Provably Efficient Reinforcement Learning with Aggregated States
This provides a provably efficient method for reinforcement learning with value function approximation, addressing a foundational challenge in AI for applications like robotics and control, though it is incremental in extending existing regret bounds to aggregated states.
The paper tackles the problem of reinforcement learning with aggregated states by establishing a regret bound for an optimistic Q-learning variant, achieving $ ilde{\mathcal{O}}(\sqrt{H^5 M K} + \varepsilon H K)$ without dependence on the number of states or actions, with asymptotic per-period regret no greater than $\varepsilon$.
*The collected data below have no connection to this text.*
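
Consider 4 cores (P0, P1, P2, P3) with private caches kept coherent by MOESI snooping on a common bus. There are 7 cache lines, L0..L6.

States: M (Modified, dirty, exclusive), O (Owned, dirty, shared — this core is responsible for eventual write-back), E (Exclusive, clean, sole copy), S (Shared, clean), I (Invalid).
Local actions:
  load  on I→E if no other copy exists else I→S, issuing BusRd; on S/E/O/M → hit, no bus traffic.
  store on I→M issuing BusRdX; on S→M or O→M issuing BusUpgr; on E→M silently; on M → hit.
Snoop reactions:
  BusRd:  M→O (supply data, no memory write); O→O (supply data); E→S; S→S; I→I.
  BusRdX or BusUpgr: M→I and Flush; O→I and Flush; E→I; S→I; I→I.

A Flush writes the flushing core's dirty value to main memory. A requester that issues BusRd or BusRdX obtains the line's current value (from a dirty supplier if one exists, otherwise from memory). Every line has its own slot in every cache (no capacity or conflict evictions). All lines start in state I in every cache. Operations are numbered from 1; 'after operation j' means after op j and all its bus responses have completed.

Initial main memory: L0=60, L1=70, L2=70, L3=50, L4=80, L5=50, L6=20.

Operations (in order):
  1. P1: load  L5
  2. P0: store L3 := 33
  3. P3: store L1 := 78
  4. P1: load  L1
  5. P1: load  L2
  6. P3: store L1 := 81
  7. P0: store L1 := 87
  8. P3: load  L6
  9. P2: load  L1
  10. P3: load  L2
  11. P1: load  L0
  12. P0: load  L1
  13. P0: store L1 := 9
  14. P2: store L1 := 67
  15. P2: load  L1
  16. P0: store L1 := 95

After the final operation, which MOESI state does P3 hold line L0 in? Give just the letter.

step 1: P1: load  L5  ⟶  IEII  (L5)  txn=BusRd  M[L5]=50
step 2: P0: store L3 := 33  ⟶  MIII  (L3)  txn=BusRdX  M[L3]=50
step 3: P3: store L1 := 78  ⟶  IIIM  (L1)  txn=BusRdX  M[L1]=70
step 4: P1: load  L1  ⟶  ISIO  (L1)  txn=BusRd  M[L1]=70
step 5: P1: load  L2  ⟶  IEII  (L2)  txn=BusRd  M[L2]=70
step 6: P3: store L1 := 81  ⟶  IIIM  (L1)  txn=BusUpgr  M[L1]=70
step 7: P0: store L1 := 87  ⟶  MIII  (L1)  txn=BusRdX+Flush  M[L1]=81
step 8: P3: load  L6  ⟶  IIIE  (L6)  txn=BusRd  M[L6]=20
step 9: P2: load  L1  ⟶  OISI  (L1)  txn=BusRd  M[L1]=81
step 10: P3: load  L2  ⟶  ISIS  (L2)  txn=BusRd  M[L2]=70
step 11: P1: load  L0  ⟶  IEII  (L0)  txn=BusRd  M[L0]=60
step 12: P0: load  L1  ⟶  OISI  (L1)  txn=∅  M[L1]=81
step 13: P0: store L1 := 9  ⟶  MIII  (L1)  txn=BusUpgr  M[L1]=81
step 14: P2: store L1 := 67  ⟶  IIMI  (L1)  txn=BusRdX+Flush  M[L1]=9
step 15: P2: load  L1  ⟶  IIMI  (L1)  txn=∅  M[L1]=9
step 16: P0: store L1 := 95  ⟶  MIII  (L1)  txn=BusRdX+Flush  M[L1]=67

state = I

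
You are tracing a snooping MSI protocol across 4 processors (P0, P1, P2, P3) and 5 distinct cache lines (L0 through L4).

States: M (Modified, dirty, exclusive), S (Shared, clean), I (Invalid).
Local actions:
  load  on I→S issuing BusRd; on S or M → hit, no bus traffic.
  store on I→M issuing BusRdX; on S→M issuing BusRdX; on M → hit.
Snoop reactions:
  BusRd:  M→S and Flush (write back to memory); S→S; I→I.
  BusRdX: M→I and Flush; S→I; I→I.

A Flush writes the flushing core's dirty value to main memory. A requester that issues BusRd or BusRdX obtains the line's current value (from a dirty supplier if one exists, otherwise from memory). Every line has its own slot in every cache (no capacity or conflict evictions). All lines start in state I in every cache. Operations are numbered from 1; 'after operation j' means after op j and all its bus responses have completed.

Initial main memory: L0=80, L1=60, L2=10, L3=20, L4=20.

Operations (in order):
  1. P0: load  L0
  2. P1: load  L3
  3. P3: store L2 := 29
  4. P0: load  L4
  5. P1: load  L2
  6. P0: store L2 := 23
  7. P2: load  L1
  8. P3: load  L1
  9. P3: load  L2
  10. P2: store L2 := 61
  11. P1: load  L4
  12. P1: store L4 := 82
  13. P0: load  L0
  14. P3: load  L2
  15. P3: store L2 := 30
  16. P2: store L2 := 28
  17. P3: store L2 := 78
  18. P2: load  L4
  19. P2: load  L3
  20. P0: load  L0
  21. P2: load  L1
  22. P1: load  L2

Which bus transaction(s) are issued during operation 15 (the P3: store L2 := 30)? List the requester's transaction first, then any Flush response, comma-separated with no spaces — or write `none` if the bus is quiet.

bus = BusRdX

step 1: P0: load  L0  ⟶  SIII  (L0)  txn=BusRd  M[L0]=80
step 2: P1: load  L3  ⟶  ISII  (L3)  txn=BusRd  M[L3]=20
step 3: P3: store L2 := 29  ⟶  IIIM  (L2)  txn=BusRdX  M[L2]=10
step 4: P0: load  L4  ⟶  SIII  (L4)  txn=BusRd  M[L4]=20
step 5: P1: load  L2  ⟶  ISIS  (L2)  txn=BusRd+Flush  M[L2]=29
step 6: P0: store L2 := 23  ⟶  MIII  (L2)  txn=BusRdX  M[L2]=29
step 7: P2: load  L1  ⟶  IISI  (L1)  txn=BusRd  M[L1]=60
step 8: P3: load  L1  ⟶  IISS  (L1)  txn=BusRd  M[L1]=60
step 9: P3: load  L2  ⟶  SIIS  (L2)  txn=BusRd+Flush  M[L2]=23
step 10: P2: store L2 := 61  ⟶  IIMI  (L2)  txn=BusRdX  M[L2]=23
step 11: P1: load  L4  ⟶  SSII  (L4)  txn=BusRd  M[L4]=20
step 12: P1: store L4 := 82  ⟶  IMII  (L4)  txn=BusRdX  M[L4]=20
step 13: P0: load  L0  ⟶  SIII  (L0)  txn=∅  M[L0]=80
step 14: P3: load  L2  ⟶  IISS  (L2)  txn=BusRd+Flush  M[L2]=61
step 15: P3: store L2 := 30  ⟶  IIIM  (L2)  txn=BusRdX  M[L2]=61
step 16: P2: store L2 := 28  ⟶  IIMI  (L2)  txn=BusRdX+Flush  M[L2]=30
step 17: P3: store L2 := 78  ⟶  IIIM  (L2)  txn=BusRdX+Flush  M[L2]=28
step 18: P2: load  L4  ⟶  ISSI  (L4)  txn=BusRd+Flush  M[L4]=82
step 19: P2: load  L3  ⟶  ISSI  (L3)  txn=BusRd  M[L3]=20
step 20: P0: load  L0  ⟶  SIII  (L0)  txn=∅  M[L0]=80
step 21: P2: load  L1  ⟶  IISS  (L1)  txn=∅  M[L1]=60
step 22: P1: load  L2  ⟶  ISIS  (L2)  txn=BusRd+Flush  M[L2]=78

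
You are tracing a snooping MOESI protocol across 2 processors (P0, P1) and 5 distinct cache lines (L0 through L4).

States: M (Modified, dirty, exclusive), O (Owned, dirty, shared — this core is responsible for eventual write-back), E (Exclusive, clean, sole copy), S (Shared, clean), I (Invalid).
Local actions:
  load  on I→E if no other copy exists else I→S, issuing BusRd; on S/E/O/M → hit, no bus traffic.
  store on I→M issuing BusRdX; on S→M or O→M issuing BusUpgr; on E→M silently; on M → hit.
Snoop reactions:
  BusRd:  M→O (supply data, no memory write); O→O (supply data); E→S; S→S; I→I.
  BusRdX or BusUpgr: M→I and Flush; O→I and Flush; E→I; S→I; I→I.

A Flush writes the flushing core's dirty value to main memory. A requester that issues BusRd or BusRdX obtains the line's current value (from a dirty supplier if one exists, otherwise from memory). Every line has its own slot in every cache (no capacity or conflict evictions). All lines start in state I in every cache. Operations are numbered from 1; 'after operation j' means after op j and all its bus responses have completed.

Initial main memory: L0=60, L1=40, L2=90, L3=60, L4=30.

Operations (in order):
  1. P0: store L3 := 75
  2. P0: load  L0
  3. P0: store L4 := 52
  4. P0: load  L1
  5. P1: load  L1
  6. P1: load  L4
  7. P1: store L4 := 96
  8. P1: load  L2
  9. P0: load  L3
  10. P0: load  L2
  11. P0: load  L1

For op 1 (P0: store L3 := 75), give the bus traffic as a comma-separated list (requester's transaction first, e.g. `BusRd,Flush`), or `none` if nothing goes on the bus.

bus = BusRdX

step 1: P0: store L3 := 75  ⟶  MI  (L3)  txn=BusRdX  M[L3]=60
step 2: P0: load  L0  ⟶  EI  (L0)  txn=BusRd  M[L0]=60
step 3: P0: store L4 := 52  ⟶  MI  (L4)  txn=BusRdX  M[L4]=30
step 4: P0: load  L1  ⟶  EI  (L1)  txn=BusRd  M[L1]=40
step 5: P1: load  L1  ⟶  SS  (L1)  txn=BusRd  M[L1]=40
step 6: P1: load  L4  ⟶  OS  (L4)  txn=BusRd  M[L4]=30
step 7: P1: store L4 := 96  ⟶  IM  (L4)  txn=BusUpgr+Flush  M[L4]=52
step 8: P1: load  L2  ⟶  IE  (L2)  txn=BusRd  M[L2]=90
step 9: P0: load  L3  ⟶  MI  (L3)  txn=∅  M[L3]=60
step 10: P0: load  L2  ⟶  SS  (L2)  txn=BusRd  M[L2]=90
step 11: P0: load  L1  ⟶  SS  (L1)  txn=∅  M[L1]=40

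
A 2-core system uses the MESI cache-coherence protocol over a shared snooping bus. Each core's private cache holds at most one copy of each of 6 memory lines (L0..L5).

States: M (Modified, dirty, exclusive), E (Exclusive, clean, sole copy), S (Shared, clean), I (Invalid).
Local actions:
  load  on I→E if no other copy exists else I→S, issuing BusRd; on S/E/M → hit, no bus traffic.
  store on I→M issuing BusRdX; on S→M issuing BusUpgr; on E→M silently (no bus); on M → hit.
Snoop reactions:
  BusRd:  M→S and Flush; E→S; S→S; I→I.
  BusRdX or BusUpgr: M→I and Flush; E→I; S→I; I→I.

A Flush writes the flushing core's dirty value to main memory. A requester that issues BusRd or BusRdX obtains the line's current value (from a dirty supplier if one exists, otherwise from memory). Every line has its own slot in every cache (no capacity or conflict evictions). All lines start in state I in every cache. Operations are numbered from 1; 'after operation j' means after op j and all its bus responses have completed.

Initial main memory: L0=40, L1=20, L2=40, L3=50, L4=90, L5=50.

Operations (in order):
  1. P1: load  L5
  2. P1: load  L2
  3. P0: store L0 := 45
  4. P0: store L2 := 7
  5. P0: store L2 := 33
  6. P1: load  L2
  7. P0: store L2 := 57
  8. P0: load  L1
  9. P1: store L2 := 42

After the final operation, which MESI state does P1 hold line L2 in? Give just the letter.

state = M

1. P1: load  L5  bus=[BusRd]  L5: P0=I P1=E  mem[L5]=50
2. P1: load  L2  bus=[BusRd]  L2: P0=I P1=E  mem[L2]=40
3. P0: store L0 := 45  bus=[BusRdX]  L0: P0=M P1=I  mem[L0]=40
4. P0: store L2 := 7  bus=[BusRdX]  L2: P0=M P1=I  mem[L2]=40
5. P0: store L2 := 33  bus=[-]  L2: P0=M P1=I  mem[L2]=40
6. P1: load  L2  bus=[BusRd,Flush]  L2: P0=S P1=S  mem[L2]=33
7. P0: store L2 := 57  bus=[BusUpgr]  L2: P0=M P1=I  mem[L2]=33
8. P0: load  L1  bus=[BusRd]  L1: P0=E P1=I  mem[L1]=20
9. P1: store L2 := 42  bus=[BusRdX,Flush]  L2: P0=I P1=M  mem[L2]=57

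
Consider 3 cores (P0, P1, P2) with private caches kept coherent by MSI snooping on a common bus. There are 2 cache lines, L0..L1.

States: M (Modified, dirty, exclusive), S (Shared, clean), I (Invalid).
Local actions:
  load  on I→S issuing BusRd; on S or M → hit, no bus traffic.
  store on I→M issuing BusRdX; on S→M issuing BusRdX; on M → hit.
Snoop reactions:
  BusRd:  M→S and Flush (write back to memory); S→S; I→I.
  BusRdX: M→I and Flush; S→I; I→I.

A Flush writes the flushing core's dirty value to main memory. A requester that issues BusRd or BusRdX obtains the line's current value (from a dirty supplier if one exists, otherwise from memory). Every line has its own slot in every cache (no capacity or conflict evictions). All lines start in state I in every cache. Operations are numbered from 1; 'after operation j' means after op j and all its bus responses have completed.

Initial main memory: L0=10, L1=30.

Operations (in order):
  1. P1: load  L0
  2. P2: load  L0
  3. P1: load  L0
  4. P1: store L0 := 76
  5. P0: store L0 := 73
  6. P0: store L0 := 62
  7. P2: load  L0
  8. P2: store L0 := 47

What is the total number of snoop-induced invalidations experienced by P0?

[1] P1: load  L0 | P0:I, P1:S(10), P2:I | bus: BusRd
[2] P2: load  L0 | P0:I, P1:S(10), P2:S(10) | bus: BusRd
[3] P1: load  L0 | P0:I, P1:S(10), P2:S(10) | bus: none
[4] P1: store L0 := 76 | P0:I, P1:M(76), P2:I | bus: BusRdX
[5] P0: store L0 := 73 | P0:M(73), P1:I, P2:I | bus: BusRdX,Flush
[6] P0: store L0 := 62 | P0:M(62), P1:I, P2:I | bus: none
[7] P2: load  L0 | P0:S(62), P1:I, P2:S(62) | bus: BusRd,Flush
[8] P2: store L0 := 47 | P0:I, P1:I, P2:M(47) | bus: BusRdX

invalidations = 1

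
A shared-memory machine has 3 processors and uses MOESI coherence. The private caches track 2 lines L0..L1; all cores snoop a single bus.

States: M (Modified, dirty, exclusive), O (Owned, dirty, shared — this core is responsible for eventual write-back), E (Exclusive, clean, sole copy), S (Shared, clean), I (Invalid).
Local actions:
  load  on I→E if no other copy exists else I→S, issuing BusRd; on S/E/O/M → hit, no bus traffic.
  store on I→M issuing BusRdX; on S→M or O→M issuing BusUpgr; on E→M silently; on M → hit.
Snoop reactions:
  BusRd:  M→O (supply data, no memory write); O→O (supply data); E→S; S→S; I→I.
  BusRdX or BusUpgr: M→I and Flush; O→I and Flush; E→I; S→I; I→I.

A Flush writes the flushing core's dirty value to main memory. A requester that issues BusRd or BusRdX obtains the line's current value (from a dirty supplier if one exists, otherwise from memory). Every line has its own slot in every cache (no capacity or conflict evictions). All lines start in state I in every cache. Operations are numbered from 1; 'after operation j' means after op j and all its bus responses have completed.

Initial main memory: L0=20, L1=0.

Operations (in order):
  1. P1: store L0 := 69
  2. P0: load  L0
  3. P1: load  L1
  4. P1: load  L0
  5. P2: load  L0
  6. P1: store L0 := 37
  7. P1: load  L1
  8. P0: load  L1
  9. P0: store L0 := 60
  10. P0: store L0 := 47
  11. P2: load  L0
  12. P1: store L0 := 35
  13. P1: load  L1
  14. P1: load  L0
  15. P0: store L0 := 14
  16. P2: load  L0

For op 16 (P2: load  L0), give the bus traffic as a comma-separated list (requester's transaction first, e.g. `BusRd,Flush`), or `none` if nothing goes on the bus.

bus = BusRd

[1] P1: store L0 := 69 | P0:I, P1:M(69), P2:I | bus: BusRdX
[2] P0: load  L0 | P0:S(69), P1:O(69), P2:I | bus: BusRd
[3] P1: load  L1 | P0:I, P1:E(0), P2:I | bus: BusRd
[4] P1: load  L0 | P0:S(69), P1:O(69), P2:I | bus: none
[5] P2: load  L0 | P0:S(69), P1:O(69), P2:S(69) | bus: BusRd
[6] P1: store L0 := 37 | P0:I, P1:M(37), P2:I | bus: BusUpgr
[7] P1: load  L1 | P0:I, P1:E(0), P2:I | bus: none
[8] P0: load  L1 | P0:S(0), P1:S(0), P2:I | bus: BusRd
[9] P0: store L0 := 60 | P0:M(60), P1:I, P2:I | bus: BusRdX,Flush
[10] P0: store L0 := 47 | P0:M(47), P1:I, P2:I | bus: none
[11] P2: load  L0 | P0:O(47), P1:I, P2:S(47) | bus: BusRd
[12] P1: store L0 := 35 | P0:I, P1:M(35), P2:I | bus: BusRdX,Flush
[13] P1: load  L1 | P0:S(0), P1:S(0), P2:I | bus: none
[14] P1: load  L0 | P0:I, P1:M(35), P2:I | bus: none
[15] P0: store L0 := 14 | P0:M(14), P1:I, P2:I | bus: BusRdX,Flush
[16] P2: load  L0 | P0:O(14), P1:I, P2:S(14) | bus: BusRd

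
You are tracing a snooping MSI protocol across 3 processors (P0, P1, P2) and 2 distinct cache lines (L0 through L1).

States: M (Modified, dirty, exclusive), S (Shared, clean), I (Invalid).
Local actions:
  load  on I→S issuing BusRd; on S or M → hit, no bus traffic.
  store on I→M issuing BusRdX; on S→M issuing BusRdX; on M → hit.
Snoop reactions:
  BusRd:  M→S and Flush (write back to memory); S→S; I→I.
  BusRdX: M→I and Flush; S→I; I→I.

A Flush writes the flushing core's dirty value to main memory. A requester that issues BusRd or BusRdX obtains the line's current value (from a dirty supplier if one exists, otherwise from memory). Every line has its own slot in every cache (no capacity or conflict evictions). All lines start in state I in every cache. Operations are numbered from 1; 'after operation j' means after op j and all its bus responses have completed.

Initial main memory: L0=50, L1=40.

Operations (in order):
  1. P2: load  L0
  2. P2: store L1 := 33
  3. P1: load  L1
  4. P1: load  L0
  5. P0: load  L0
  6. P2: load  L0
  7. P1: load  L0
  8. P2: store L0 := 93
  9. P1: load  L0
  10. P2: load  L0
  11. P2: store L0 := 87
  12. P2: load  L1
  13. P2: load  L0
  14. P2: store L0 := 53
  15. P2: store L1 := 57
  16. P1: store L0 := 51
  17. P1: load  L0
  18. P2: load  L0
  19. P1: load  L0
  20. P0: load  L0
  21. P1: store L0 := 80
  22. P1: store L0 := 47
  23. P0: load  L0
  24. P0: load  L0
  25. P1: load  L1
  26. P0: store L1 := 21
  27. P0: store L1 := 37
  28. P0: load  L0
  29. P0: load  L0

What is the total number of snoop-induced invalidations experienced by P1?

  op1 P2: load  L0 → I/I/S on L0; bus BusRd; mem=50
  op2 P2: store L1 := 33 → I/I/M on L1; bus BusRdX; mem=40
  op3 P1: load  L1 → I/S/S on L1; bus BusRd Flush; mem=33
  op4 P1: load  L0 → I/S/S on L0; bus BusRd; mem=50
  op5 P0: load  L0 → S/S/S on L0; bus BusRd; mem=50
  op6 P2: load  L0 → S/S/S on L0; bus (none); mem=50
  op7 P1: load  L0 → S/S/S on L0; bus (none); mem=50
  op8 P2: store L0 := 93 → I/I/M on L0; bus BusRdX; mem=50
  op9 P1: load  L0 → I/S/S on L0; bus BusRd Flush; mem=93
  op10 P2: load  L0 → I/S/S on L0; bus (none); mem=93
  op11 P2: store L0 := 87 → I/I/M on L0; bus BusRdX; mem=93
  op12 P2: load  L1 → I/S/S on L1; bus (none); mem=33
  op13 P2: load  L0 → I/I/M on L0; bus (none); mem=93
  op14 P2: store L0 := 53 → I/I/M on L0; bus (none); mem=93
  op15 P2: store L1 := 57 → I/I/M on L1; bus BusRdX; mem=33
  op16 P1: store L0 := 51 → I/M/I on L0; bus BusRdX Flush; mem=53
  op17 P1: load  L0 → I/M/I on L0; bus (none); mem=53
  op18 P2: load  L0 → I/S/S on L0; bus BusRd Flush; mem=51
  op19 P1: load  L0 → I/S/S on L0; bus (none); mem=51
  op20 P0: load  L0 → S/S/S on L0; bus BusRd; mem=51
  op21 P1: store L0 := 80 → I/M/I on L0; bus BusRdX; mem=51
  op22 P1: store L0 := 47 → I/M/I on L0; bus (none); mem=51
  op23 P0: load  L0 → S/S/I on L0; bus BusRd Flush; mem=47
  op24 P0: load  L0 → S/S/I on L0; bus (none); mem=47
  op25 P1: load  L1 → I/S/S on L1; bus BusRd Flush; mem=57
  op26 P0: store L1 := 21 → M/I/I on L1; bus BusRdX; mem=57
  op27 P0: store L1 := 37 → M/I/I on L1; bus (none); mem=57
  op28 P0: load  L0 → S/S/I on L0; bus (none); mem=47
  op29 P0: load  L0 → S/S/I on L0; bus (none); mem=47

invalidations = 4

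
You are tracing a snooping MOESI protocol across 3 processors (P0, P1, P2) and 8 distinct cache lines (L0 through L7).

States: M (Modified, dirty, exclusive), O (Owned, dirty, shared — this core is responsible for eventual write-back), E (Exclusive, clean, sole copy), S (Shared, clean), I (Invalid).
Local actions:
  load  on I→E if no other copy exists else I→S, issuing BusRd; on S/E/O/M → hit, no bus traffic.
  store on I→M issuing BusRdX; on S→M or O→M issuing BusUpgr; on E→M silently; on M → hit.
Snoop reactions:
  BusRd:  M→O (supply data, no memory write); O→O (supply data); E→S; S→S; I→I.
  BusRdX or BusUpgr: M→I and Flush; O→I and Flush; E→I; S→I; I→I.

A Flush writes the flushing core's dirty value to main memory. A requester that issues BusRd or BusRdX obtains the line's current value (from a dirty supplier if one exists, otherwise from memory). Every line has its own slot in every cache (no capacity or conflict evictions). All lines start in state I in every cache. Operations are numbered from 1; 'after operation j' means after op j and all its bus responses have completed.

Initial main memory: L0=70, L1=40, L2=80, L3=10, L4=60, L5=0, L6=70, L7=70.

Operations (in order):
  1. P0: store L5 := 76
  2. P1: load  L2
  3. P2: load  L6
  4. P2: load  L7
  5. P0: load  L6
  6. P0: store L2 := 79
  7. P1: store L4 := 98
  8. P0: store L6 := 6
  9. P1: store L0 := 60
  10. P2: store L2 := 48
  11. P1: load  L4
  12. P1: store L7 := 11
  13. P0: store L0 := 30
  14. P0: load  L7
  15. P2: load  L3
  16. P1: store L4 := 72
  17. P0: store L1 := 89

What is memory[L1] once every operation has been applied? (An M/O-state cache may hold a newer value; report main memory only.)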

We establish that an optimistic variant of Q-learning applied to a fixed-horizon episodic Markov decision process with an aggregated state representation incurs regret $\tilde{\mathcal{O}}(\sqrt{H^5 M K} + εHK)$, where $H$ is the horizon, $M$ is the number of aggregate states, $K$ is the number of episodes, and $ε$ is the largest difference between any pair of optimal state-action values associated with a common aggregate state. Notably, this regret bound does not depend on the number of states or actions and indicates that asymptotic per-period regret is no greater than $ε$, independent of horizon. To our knowledge, this is the first such result that applies to reinforcement learning with nontrivial value function approximation without any restrictions on transition probabilities.